The Nonprescription Drugs Advisory Committee (NDAC) of the Food and Drug Administration (FDA) has recommended the approval of the New Drug Application (NDA) from GlaxoSmithKline for an over-the-counter (OTC) nicotine mouth spray to aid in smoking cessation (9 to 6 vote).
The nicotine mouth spray (NMS) delivers 1mg nicotine per spray; each dispenser would deliver at least 140 sprays, with a maximum of 4 sprays per hour and 64 sprays per day. The device includes an actuator press fitted to the spray pump and a press-and-push locking mechanism designed to be child-resistant.
The recommendation was based on data from a clinical study program for NMS that included 2 pivotal efficacy phase 3 trials, 4 pharmacokinetic studies, 1 label comprehension study, and 1 human factors study. Data from the 2 multicenter, randomized, double-blind, placebo-controlled, phase 3 studies (Study A6431111 and Study CO-140121222102-SCCT) evaluated the efficacy of NMS vs placebo in smokers based on the continuous abstinence rate from Week 2 to 6 (primary end point) in a “typical” clinical setting and an “OTC setting,” respectively; abstinence was verified by an exhaled CO level of <10ppm.

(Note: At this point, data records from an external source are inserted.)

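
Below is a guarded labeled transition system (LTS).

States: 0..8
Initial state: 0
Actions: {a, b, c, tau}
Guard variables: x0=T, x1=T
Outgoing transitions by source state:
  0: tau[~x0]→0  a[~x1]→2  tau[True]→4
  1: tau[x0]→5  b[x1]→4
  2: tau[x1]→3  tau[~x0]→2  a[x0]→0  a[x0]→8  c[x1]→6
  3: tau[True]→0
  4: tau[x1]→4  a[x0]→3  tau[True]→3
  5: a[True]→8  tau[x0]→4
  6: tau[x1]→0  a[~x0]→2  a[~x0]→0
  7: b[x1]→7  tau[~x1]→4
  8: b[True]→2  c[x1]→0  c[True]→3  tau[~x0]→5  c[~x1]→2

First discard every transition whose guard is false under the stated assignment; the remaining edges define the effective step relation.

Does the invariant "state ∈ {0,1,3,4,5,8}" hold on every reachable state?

Answer: INVARIANT HOLDS

Working:
Safe = {0,1,3,4,5,8}
Reach set: {0,3,4}
  0: safe
  3: safe
  4: safe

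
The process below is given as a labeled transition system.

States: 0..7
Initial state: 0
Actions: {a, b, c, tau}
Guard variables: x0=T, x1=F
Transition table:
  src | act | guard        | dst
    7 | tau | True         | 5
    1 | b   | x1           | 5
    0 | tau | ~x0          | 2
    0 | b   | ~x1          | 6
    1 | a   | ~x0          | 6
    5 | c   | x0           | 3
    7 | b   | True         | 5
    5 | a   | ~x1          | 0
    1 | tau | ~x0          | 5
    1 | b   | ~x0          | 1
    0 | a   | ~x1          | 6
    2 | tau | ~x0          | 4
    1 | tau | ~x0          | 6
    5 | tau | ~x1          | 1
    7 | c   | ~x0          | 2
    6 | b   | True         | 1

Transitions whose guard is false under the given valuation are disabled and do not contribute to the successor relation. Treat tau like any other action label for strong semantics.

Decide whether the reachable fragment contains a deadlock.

R = {0,1,6}
  0: a→6  b→6  [2 out]
  1: ∅  [STUCK]
  6: b→1  [1 out]
witness 1: b·b

Answer: DEADLOCK at state 1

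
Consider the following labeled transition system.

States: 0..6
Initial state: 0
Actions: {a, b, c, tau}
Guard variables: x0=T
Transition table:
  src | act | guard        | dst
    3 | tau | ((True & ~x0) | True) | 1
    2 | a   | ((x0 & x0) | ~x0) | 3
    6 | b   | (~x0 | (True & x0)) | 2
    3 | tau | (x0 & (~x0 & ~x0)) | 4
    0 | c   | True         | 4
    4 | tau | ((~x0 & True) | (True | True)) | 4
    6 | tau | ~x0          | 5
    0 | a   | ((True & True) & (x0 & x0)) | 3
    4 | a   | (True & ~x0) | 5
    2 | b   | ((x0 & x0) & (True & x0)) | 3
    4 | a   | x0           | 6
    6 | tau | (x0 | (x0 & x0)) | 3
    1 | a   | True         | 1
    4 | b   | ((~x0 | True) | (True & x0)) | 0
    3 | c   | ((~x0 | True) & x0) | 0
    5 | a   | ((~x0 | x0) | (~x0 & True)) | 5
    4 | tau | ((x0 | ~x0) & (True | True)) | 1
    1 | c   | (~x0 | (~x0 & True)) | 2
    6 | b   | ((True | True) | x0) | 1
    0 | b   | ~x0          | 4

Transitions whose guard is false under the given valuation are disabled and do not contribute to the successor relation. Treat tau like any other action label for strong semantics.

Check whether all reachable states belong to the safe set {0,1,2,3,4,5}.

Safe = {0,1,2,3,4,5}
R = {0,1,2,3,4,6}
  0: safe
  1: safe
  2: safe
  3: safe
  4: safe
  6: ✗ unsafe
counterexample path to 6: c·a

Answer: INVARIANT VIOLATED at state 6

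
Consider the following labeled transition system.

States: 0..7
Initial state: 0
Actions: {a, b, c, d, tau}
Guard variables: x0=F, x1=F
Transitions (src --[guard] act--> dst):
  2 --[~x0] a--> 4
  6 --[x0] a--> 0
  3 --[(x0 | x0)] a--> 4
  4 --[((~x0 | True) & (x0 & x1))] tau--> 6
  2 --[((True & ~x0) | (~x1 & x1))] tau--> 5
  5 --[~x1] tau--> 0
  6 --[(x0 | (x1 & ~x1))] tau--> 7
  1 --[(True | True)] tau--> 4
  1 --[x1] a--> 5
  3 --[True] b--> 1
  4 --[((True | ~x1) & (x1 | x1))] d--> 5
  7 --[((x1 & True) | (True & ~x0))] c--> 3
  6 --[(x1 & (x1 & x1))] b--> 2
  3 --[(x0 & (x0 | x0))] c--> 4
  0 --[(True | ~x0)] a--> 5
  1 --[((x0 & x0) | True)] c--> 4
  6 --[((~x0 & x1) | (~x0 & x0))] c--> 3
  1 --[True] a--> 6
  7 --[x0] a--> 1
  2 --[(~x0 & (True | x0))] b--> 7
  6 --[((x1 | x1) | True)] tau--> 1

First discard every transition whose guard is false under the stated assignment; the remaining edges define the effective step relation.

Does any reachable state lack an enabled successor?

Reach set: {0,5}
  0: a→5  [deg 1]
  5: tau→0  [deg 1]

Answer: DEADLOCK-FREE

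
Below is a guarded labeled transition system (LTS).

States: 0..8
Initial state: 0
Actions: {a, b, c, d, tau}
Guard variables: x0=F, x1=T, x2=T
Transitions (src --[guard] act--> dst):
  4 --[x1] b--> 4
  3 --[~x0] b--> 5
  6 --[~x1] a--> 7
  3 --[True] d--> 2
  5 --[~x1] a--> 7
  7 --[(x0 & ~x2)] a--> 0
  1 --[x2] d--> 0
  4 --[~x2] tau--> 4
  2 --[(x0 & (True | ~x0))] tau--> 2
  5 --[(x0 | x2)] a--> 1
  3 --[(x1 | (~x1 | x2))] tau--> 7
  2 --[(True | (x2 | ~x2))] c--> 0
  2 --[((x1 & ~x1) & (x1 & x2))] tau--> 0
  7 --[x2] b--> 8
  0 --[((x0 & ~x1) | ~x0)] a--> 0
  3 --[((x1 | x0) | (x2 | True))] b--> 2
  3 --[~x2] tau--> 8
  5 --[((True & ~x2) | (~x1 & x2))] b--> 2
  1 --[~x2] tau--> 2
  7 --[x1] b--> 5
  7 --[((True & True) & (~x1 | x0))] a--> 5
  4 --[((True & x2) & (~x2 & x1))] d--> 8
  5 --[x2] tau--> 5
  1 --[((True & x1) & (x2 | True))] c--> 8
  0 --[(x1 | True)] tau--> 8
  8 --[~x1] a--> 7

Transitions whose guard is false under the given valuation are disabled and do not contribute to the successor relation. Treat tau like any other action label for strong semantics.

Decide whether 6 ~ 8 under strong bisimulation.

Refine partition for ~:
  round 0: {{0,1,2,3,4,5,6,7,8}}
  round 1: {{0,5},{1},{2},{3},{4,7},{6,8}}
  round 2: {{0},{1},{2},{3},{4},{5},{6,8},{7}}
Fixed point at round 3; 8 class(es).
class of 6: {6,8}; class of 8: {6,8}

Answer: BISIMILAR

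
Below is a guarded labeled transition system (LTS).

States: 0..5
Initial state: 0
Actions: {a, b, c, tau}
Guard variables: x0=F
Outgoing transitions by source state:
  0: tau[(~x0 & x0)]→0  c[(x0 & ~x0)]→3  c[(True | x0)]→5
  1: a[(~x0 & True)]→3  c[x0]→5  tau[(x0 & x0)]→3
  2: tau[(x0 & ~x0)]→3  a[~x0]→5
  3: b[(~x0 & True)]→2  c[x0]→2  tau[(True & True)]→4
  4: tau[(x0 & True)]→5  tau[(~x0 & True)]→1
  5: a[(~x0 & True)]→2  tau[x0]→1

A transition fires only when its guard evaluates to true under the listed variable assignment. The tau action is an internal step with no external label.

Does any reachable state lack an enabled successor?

Answer: DEADLOCK-FREE

Trace:
R = {0,2,5}
  0: c→5  [1 out]
  2: a→5  [1 out]
  5: a→2  [1 out]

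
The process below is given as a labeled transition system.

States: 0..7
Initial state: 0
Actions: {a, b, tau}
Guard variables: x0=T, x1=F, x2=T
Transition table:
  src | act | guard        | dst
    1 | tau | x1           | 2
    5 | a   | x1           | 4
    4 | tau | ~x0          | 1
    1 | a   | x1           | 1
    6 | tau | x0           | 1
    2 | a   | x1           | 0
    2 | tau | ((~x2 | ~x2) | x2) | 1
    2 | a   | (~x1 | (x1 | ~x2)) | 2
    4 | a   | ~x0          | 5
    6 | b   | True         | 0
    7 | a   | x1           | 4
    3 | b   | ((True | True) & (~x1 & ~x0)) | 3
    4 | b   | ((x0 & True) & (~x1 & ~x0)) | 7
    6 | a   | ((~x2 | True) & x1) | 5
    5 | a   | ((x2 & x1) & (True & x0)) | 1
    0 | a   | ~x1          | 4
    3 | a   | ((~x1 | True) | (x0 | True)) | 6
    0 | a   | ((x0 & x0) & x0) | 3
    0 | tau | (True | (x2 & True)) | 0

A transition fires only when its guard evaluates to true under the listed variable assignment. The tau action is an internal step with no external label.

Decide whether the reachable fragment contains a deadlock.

R = {0,1,3,4,6}
  0: a→3  a→4  tau→0  [3 out]
  1: ∅  [no exit]
  3: a→6  [1 out]
  4: ∅  [no exit]
  6: b→0  tau→1  [2 out]
trace reaching 1: a·a·tau

Answer: DEADLOCK at state 1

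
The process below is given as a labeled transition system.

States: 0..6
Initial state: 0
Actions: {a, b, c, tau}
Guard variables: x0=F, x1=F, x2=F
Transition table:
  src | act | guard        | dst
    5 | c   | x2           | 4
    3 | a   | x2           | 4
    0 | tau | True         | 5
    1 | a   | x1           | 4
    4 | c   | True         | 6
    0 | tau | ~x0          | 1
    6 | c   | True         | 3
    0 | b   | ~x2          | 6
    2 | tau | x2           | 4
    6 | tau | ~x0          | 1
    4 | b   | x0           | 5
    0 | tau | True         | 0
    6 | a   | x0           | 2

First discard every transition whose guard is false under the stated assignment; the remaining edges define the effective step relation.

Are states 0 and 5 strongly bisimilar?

Answer: NOT BISIMILAR

Analysis:
Compute ~ classes (split until stable):
  P[0] = {{0,1,2,3,4,5,6}}
  P[1] = {{0},{1,2,3,5},{4},{6}}
Fixed point at round 2; 4 class(es).
0∈{0}, 5∈{1,2,3,5}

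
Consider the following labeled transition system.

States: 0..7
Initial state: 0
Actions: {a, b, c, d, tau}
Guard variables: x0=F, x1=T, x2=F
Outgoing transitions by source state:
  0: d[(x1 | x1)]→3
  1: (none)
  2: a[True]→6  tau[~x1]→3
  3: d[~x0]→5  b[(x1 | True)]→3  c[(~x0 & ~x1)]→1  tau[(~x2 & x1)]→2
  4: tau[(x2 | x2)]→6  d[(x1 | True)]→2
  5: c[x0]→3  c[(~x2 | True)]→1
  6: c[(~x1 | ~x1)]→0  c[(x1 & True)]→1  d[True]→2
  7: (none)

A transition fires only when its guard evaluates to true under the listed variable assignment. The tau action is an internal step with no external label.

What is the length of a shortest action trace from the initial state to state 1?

Answer: 3

Analysis:
BFS to 1:
  Layer 0: {0}
  Layer 1: {3}
  Layer 2: {2,5}
  Layer 3: {1,6}
first hit 1 at d=3 via d·d·c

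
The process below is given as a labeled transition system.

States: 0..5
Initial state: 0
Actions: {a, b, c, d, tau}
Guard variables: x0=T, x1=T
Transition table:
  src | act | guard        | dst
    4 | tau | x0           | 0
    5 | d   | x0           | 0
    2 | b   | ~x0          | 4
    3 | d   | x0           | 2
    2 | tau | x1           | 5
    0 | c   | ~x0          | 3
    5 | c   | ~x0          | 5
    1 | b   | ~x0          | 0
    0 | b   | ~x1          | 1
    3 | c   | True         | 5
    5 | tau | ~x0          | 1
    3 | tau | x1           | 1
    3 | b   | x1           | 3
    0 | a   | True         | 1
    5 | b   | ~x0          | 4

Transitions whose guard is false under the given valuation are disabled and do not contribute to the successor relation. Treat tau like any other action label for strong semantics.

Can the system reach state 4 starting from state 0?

8 transition(s) survive guard evaluation.
Layer 0: {0}
Layer 1: {1}  now seen {0,1}
R = {0,1}

Answer: UNREACHABLE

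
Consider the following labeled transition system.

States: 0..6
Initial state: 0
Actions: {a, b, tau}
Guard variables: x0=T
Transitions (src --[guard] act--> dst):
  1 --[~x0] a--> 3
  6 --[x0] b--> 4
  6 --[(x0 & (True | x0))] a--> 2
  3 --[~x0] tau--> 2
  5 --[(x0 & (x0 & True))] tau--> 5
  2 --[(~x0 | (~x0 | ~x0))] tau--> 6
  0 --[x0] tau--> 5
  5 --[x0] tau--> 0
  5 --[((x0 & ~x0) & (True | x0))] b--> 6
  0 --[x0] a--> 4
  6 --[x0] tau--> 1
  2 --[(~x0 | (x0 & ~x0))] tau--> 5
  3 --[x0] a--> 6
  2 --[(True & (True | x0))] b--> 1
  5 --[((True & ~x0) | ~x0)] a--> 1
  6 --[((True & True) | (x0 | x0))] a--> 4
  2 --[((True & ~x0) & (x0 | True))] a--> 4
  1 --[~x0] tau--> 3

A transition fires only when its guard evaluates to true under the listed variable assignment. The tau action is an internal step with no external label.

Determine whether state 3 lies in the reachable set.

Answer: UNREACHABLE

Trace:
Guard filter leaves 10 enabled edge(s).
L0 = {0}
L1 = {4,5}  total {0,4,5}
Reachable = {0,4,5}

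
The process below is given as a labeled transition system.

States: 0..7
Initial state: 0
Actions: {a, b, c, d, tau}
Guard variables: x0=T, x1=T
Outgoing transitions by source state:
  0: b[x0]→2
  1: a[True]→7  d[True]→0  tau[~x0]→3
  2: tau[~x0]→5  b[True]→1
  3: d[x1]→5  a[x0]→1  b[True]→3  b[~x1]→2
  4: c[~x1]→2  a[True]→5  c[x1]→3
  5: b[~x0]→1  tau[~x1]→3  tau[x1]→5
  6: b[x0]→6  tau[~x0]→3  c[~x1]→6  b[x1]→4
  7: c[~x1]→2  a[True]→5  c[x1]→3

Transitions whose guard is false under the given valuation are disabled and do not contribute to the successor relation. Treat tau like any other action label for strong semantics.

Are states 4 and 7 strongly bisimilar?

Refine partition for ~:
  π0 = {{0,1,2,3,4,5,6,7}}
  π1 = {{0,2,6},{1},{3},{4,7},{5}}
  π2 = {{0},{1},{2},{3},{4,7},{5},{6}}
stable after 3 split(s): 7 block(s)
class of 4: {4,7}; class of 7: {4,7}

Answer: BISIMILAR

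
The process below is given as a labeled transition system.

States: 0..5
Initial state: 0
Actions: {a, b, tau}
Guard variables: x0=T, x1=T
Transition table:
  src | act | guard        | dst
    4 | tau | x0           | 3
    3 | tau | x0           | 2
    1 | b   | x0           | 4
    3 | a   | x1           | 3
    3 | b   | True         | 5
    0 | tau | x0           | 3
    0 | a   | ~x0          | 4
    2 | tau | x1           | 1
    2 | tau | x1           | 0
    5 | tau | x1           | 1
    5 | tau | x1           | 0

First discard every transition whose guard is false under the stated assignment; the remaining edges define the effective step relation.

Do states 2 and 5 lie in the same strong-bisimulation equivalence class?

Refine partition for ~:
  round 0: {{0,1,2,3,4,5}}
  round 1: {{0,2,4,5},{1},{3}}
  round 2: {{0,4},{1},{2,5},{3}}
Fixed point at round 3; 4 class(es).
class of 2: {2,5}; class of 5: {2,5}

Answer: BISIMILAR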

Results from both studies demonstrated a statistically significant treatment difference from placebo for weeks 2 to 6. However, the treatment difference in the study that was planned to resemble OTC use was only 2%, with a corresponding number needed to treat of 40. “Based on these results, 40 smokers would need to be treated with NMS 1mg instead of placebo in the OTC setting in order to expect 1 additional person to be continuously abstinent for weeks 2 through 6,” the panel noted in meeting documents.
Regarding safety, the most common treatment-emergent adverse events in the phase 3 clinical trials included hiccups, headache, nausea, throat irritation, dyspepsia, and dizziness. One topic of concern was the potential for abuse, as the mouth spray provides a much faster absorption of nicotine than other approved nicotine replacement therapies. While some cases of recreational use leading to adverse events were described in the application, there were not many of them. “It is of interest that in Study 38, 79% of subjects in the active treatment group continued to use the product after the treatment period ended at Week 26, even though only 3.4% had quit smoking, suggesting dual use,” the committee stated.
Although not bound by the committees’ recommendations, the FDA does take them into consideration when making decisions on approval.